Earlier this year specialists from Resource Venture conducted utility audits of the businesses at King Plaza and found that the old, inefficient toilets made up about 35 percent of the total water bill. Hampton said that with the new WaterSense-labeled toilets, business owners here could expect to see about a 20-to-30 percent drop in their utility bills.
It was that potential cost savings that caught property manager David Chen’s attention when representatives from Seattle Public Utilities offered to help him replace the aging toilets in King Plaza, which his family built in 1992. Chen expects his tenants to save a combined $5,000 per year.
Chen acknowledged that the toilet change-out project probably wouldn’t have been something he would have thought to do on his own.
“It’s not on your mind,” Chen said. “The economy is pretty weak so most people are just concerned about surviving.
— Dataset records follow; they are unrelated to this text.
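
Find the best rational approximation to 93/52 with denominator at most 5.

9/5

Expand x = 93/52 as a continued fraction with the Euclidean algorithm:
  93 = 1*52 + 41, so a_0 = 1.
  52 = 1*41 + 11, so a_1 = 1.
  41 = 3*11 + 8, so a_2 = 3.
  11 = 1*8 + 3, so a_3 = 1.
  8 = 2*3 + 2, so a_4 = 2.
  3 = 1*2 + 1, so a_5 = 1.
  2 = 2*1 + 0, so a_6 = 2.
so x = [1; 1, 3, 1, 2, 1, 2].
Convergents (p_i = a_i*p_{i-1} + p_{i-2}, q_i = a_i*q_{i-1} + q_{i-2} with p_{-2}=0, p_{-1}=1, q_{-2}=1, q_{-1}=0), until the denominator exceeds 5:
  i=0: a_0=1, p_0 = 1*1 + 0 = 1, q_0 = 1*0 + 1 = 1.
  i=1: a_1=1, p_1 = 1*1 + 1 = 2, q_1 = 1*1 + 0 = 1.
  i=2: a_2=3, p_2 = 3*2 + 1 = 7, q_2 = 3*1 + 1 = 4.
  i=3: a_3=1, p_3 = 1*7 + 2 = 9, q_3 = 1*4 + 1 = 5.
  i=4: a_4=2, p_4 = 2*9 + 7 = 25, q_4 = 2*5 + 4 = 14.
q_4 = 14 > 5, so the last convergent with denominator <= 5 is p_3/q_3 = 9/5.
The closest fraction with denominator <= 5 is either p_3/q_3 or the intermediate fraction (k*p_3 + p_2)/(k*q_3 + q_2) with the largest k >= 1 whose denominator stays <= 5; these approach x as k grows, and every other convergent or intermediate fraction in range is farther away.
Largest k: floor((5 - q_2)/q_3) = floor((5 - 4)/5) = 0.
Since k = 0, no intermediate fraction beyond p_3/q_3 has denominator <= 5, so the convergent 9/5 is the closest (its error is |93*5 - 9*52|/(52*5) = 3/260).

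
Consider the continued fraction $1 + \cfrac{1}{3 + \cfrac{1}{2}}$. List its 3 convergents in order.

Using the convergent recurrence p_i = a_i*p_{i-1} + p_{i-2}, q_i = a_i*q_{i-1} + q_{i-2} with p_{-2}=0, p_{-1}=1, q_{-2}=1, q_{-1}=0:
  i=0: a_0=1, p_0 = 1*1 + 0 = 1, q_0 = 1*0 + 1 = 1.
  i=1: a_1=3, p_1 = 3*1 + 1 = 4, q_1 = 3*1 + 0 = 3.
  i=2: a_2=2, p_2 = 2*4 + 1 = 9, q_2 = 2*3 + 1 = 7.

1/1, 4/3, 9/7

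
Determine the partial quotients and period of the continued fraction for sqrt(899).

[29; (1, 58)]

Write x_i = (sqrt(899) + m_i)/d_i with (m_0, d_0) = (0, 1). a_0 = floor(sqrt(899)) = 29, since 29^2 = 841 <= 899 < 900 = 30^2.
Iterate m_{i+1} = d_i*a_i - m_i, d_{i+1} = (899 - m_{i+1}^2)/d_i, a_{i+1} = floor((a_0 + m_{i+1})/d_{i+1}):
  m_1 = 1*29 - 0 = 29, d_1 = (899 - 29^2)/1 = 58/1 = 58, a_1 = floor((29 + 29)/58) = 1.
  m_2 = 58*1 - 29 = 29, d_2 = (899 - 29^2)/58 = 58/58 = 1, a_2 = floor((29 + 29)/1) = 58.
  m_3 = 1*58 - 29 = 29, d_3 = (899 - 29^2)/1 = 58/1 = 58: (m_3, d_3) = (m_1, d_1) = (29, 58), so from here the quotients repeat a_1, a_2; the period length is 2.
Hence the expansion of sqrt(899) is a_0 = 29 followed by the repeating block 1, 58 (period 2).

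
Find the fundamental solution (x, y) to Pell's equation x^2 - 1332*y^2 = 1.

(x, y) = (73, 2)

First expand sqrt(1332) as a continued fraction. With x_i = (sqrt(1332) + m_i)/d_i and (m_0, d_0) = (0, 1): a_0 = floor(sqrt(1332)) = 36, since 36^2 = 1296 <= 1332 < 1369 = 37^2.
Iterate m_{i+1} = d_i*a_i - m_i, d_{i+1} = (1332 - m_{i+1}^2)/d_i, a_{i+1} = floor((a_0 + m_{i+1})/d_{i+1}):
  m_1 = 1*36 - 0 = 36, d_1 = (1332 - 36^2)/1 = 36/1 = 36, a_1 = floor((36 + 36)/36) = 2.
  m_2 = 36*2 - 36 = 36, d_2 = (1332 - 36^2)/36 = 36/36 = 1, a_2 = floor((36 + 36)/1) = 72.
  m_3 = 1*72 - 36 = 36, d_3 = (1332 - 36^2)/1 = 36/1 = 36: (m_3, d_3) = (m_1, d_1) = (36, 36), so from here the quotients repeat a_1, a_2; the period length is 2.
So sqrt(1332) = [36; (2, 72)] with period length k = 2.
k is even, so the fundamental solution of x^2 - 1332y^2 = 1 is (p_{k-1}, q_{k-1}) = (p_1, q_1); compute convergents through index 1.
Convergents (p_i = a_i*p_{i-1} + p_{i-2}, q_i = a_i*q_{i-1} + q_{i-2} with p_{-2}=0, p_{-1}=1, q_{-2}=1, q_{-1}=0):
  i=0: a_0=36, p_0 = 36*1 + 0 = 36, q_0 = 36*0 + 1 = 1.
  i=1: a_1=2, p_1 = 2*36 + 1 = 73, q_1 = 2*1 + 0 = 2.
Check: 73^2 - 1332*2^2 = 5329 - 5328 = 1, so (x, y) = (73, 2) solves the equation, and by the theorem it is the least positive solution.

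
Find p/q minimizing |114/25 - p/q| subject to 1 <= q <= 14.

41/9

Expand x = 114/25 as a continued fraction with the Euclidean algorithm:
  114 = 4*25 + 14, so a_0 = 4.
  25 = 1*14 + 11, so a_1 = 1.
  14 = 1*11 + 3, so a_2 = 1.
  11 = 3*3 + 2, so a_3 = 3.
  3 = 1*2 + 1, so a_4 = 1.
  2 = 2*1 + 0, so a_5 = 2.
so x = [4; 1, 1, 3, 1, 2].
Convergents (p_i = a_i*p_{i-1} + p_{i-2}, q_i = a_i*q_{i-1} + q_{i-2} with p_{-2}=0, p_{-1}=1, q_{-2}=1, q_{-1}=0), until the denominator exceeds 14:
  i=0: a_0=4, p_0 = 4*1 + 0 = 4, q_0 = 4*0 + 1 = 1.
  i=1: a_1=1, p_1 = 1*4 + 1 = 5, q_1 = 1*1 + 0 = 1.
  i=2: a_2=1, p_2 = 1*5 + 4 = 9, q_2 = 1*1 + 1 = 2.
  i=3: a_3=3, p_3 = 3*9 + 5 = 32, q_3 = 3*2 + 1 = 7.
  i=4: a_4=1, p_4 = 1*32 + 9 = 41, q_4 = 1*7 + 2 = 9.
  i=5: a_5=2, p_5 = 2*41 + 32 = 114, q_5 = 2*9 + 7 = 25.
q_5 = 25 > 14, so the last convergent with denominator <= 14 is p_4/q_4 = 41/9.
The closest fraction with denominator <= 14 is either p_4/q_4 or the intermediate fraction (k*p_4 + p_3)/(k*q_4 + q_3) with the largest k >= 1 whose denominator stays <= 14; these approach x as k grows, and every other convergent or intermediate fraction in range is farther away.
Largest k: floor((14 - q_3)/q_4) = floor((14 - 7)/9) = 0.
Since k = 0, no intermediate fraction beyond p_4/q_4 has denominator <= 14, so the convergent 41/9 is the closest (its error is |114*9 - 41*25|/(25*9) = 1/225).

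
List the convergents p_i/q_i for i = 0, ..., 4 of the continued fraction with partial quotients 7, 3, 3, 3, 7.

7/1, 22/3, 73/10, 241/33, 1760/241

Using the convergent recurrence p_i = a_i*p_{i-1} + p_{i-2}, q_i = a_i*q_{i-1} + q_{i-2} with p_{-2}=0, p_{-1}=1, q_{-2}=1, q_{-1}=0:
  i=0: a_0=7, p_0 = 7*1 + 0 = 7, q_0 = 7*0 + 1 = 1.
  i=1: a_1=3, p_1 = 3*7 + 1 = 22, q_1 = 3*1 + 0 = 3.
  i=2: a_2=3, p_2 = 3*22 + 7 = 73, q_2 = 3*3 + 1 = 10.
  i=3: a_3=3, p_3 = 3*73 + 22 = 241, q_3 = 3*10 + 3 = 33.
  i=4: a_4=7, p_4 = 7*241 + 73 = 1760, q_4 = 7*33 + 10 = 241.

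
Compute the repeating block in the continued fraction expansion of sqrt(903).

Write x_i = (sqrt(903) + m_i)/d_i with (m_0, d_0) = (0, 1). a_0 = floor(sqrt(903)) = 30, since 30^2 = 900 <= 903 < 961 = 31^2.
Iterate m_{i+1} = d_i*a_i - m_i, d_{i+1} = (903 - m_{i+1}^2)/d_i, a_{i+1} = floor((a_0 + m_{i+1})/d_{i+1}):
  m_1 = 1*30 - 0 = 30, d_1 = (903 - 30^2)/1 = 3/1 = 3, a_1 = floor((30 + 30)/3) = 20.
  m_2 = 3*20 - 30 = 30, d_2 = (903 - 30^2)/3 = 3/3 = 1, a_2 = floor((30 + 30)/1) = 60.
  m_3 = 1*60 - 30 = 30, d_3 = (903 - 30^2)/1 = 3/1 = 3: (m_3, d_3) = (m_1, d_1) = (30, 3), so from here the quotients repeat a_1, a_2; the period length is 2.
Hence the expansion of sqrt(903) is a_0 = 30 followed by the repeating block 20, 60 (period 2).

[30; (20, 60)]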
For small businesses, replacing a toilet is not really high on their priority list. It’s probably dependent on the landlord to do it and the cost can be prohibitive. But with the city subsidizing it, there’s a strong incentive for landlords to do it.”
And now that Chen has taken this step toward water conservation, he’s begun to take other steps as well.
“You start thinking about saving water from a toilet and then you start thinking about how to recycle more of your garbage as well,” Chen said. “Your mind goes into trying to save as well as being pro-environmental at the same time.”
The effort is part of Seattle Public Utilities’ “Get on the Map” program to help businesses become more environmentally friendly. About 140 Seattle businesses have qualified for the program. To qualify, businesses take actions such as recycling and composting, having a spill kit on hand and a plan to prevent oils, chemicals and other pollutants from entering stormwater drains, and installing water-saving fixtures such as high-efficiency toilets.